With a population exceeding 1 billion, the African continent is home to six of the top 10 fastest growing countries in the world, and U.S. exports to sub-Saharan Africa now top $21 billion a year. Though there are always challenges in doing business outside of the U.S., opportunities abound for those small businesses that are properly prepared.
David Bekele, president of Elado International, a Chicago-based export, projects, logistics, and investment management and consulting firm specializing in Africa and the Middle East, recommends starting with the Commerce Department Website on Doing Business in Africa. BE spoke with the native of Ethiopia to pick his brain on how to best position U.S.-based companies to take advantage of the opportunities that exist in Africa:
Which countries are most conducive to doing business with people from outside the continent?

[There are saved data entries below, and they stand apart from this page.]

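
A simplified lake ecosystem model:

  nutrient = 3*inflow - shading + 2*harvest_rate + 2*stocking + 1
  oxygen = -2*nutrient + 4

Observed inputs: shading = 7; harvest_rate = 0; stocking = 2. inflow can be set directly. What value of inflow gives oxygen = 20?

inflow = -2

Substituting into the nutrient equation gives nutrient = 3*inflow - 2.
This gives oxygen = -6*inflow + 8.
Solve -6*inflow + 8 = 20: inflow = (20 - 8) / -6 = -2.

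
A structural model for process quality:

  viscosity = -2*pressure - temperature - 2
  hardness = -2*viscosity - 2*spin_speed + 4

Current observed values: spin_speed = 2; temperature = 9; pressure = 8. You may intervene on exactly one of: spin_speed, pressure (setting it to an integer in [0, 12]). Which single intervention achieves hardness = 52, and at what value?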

Bekele: I would encourage U.S. entrepreneurs to look at Africa in terms of regional blocs with varying degrees of integrated economies, customs, and cultures. In East Africa, Kenya, Tanzania, and Rwanda are very conducive for doing business with partners from outside the continent. In Southern Africa, economic powerhouse South Africa is the gateway to entering markets in the region. Namibia, Botswana, Zambia, and Mozambique have proven that mutually beneficial agreements in various sectors will bear fruit. Lastly, in West Africa, Ghana, Senegal, Gambia, and Gabon have fast-growing economies and are actively seeking U.S. partners.
What are the services or goods that are most in demand?
The agro industry is in very high demand, as are infrastructure, telecommunications, medical services, and hospitality. Elado International and Urban Clean Energy Ventures have invited a selected group of top corporate executives from small and medium-sized U.S. companies to explore investment opportunities in Tanzania, South Africa, Namibia, and Senegal this year.
What are the biggest challenges with U.S.-based entrepreneurs trying to conduct business in these countries?
In general, knowing the culture and understanding how to do business is important. In America, we have an instant society. Africa moves at its own rhythm and speed with the important dynamic of personal trust and confidence serving as the lynchpin for success. With patience, perseverance, and the right partners, the challenges of corruption, infrastructure, and bureaucracy can be overcome.
The news reports a lot of problems in countries such as Somalia and Uganda. Doesn’t that make it hard to convince American entrepreneurs to seek out business on the continent?
As you know, there are more than 50 countries in Africa. As you can see, we have identified 12 countries that we firmly believe are very secure and easy to do business and invest in. First of all, do your homework. Reputable companies can help you navigate how to successfully do business in Africa.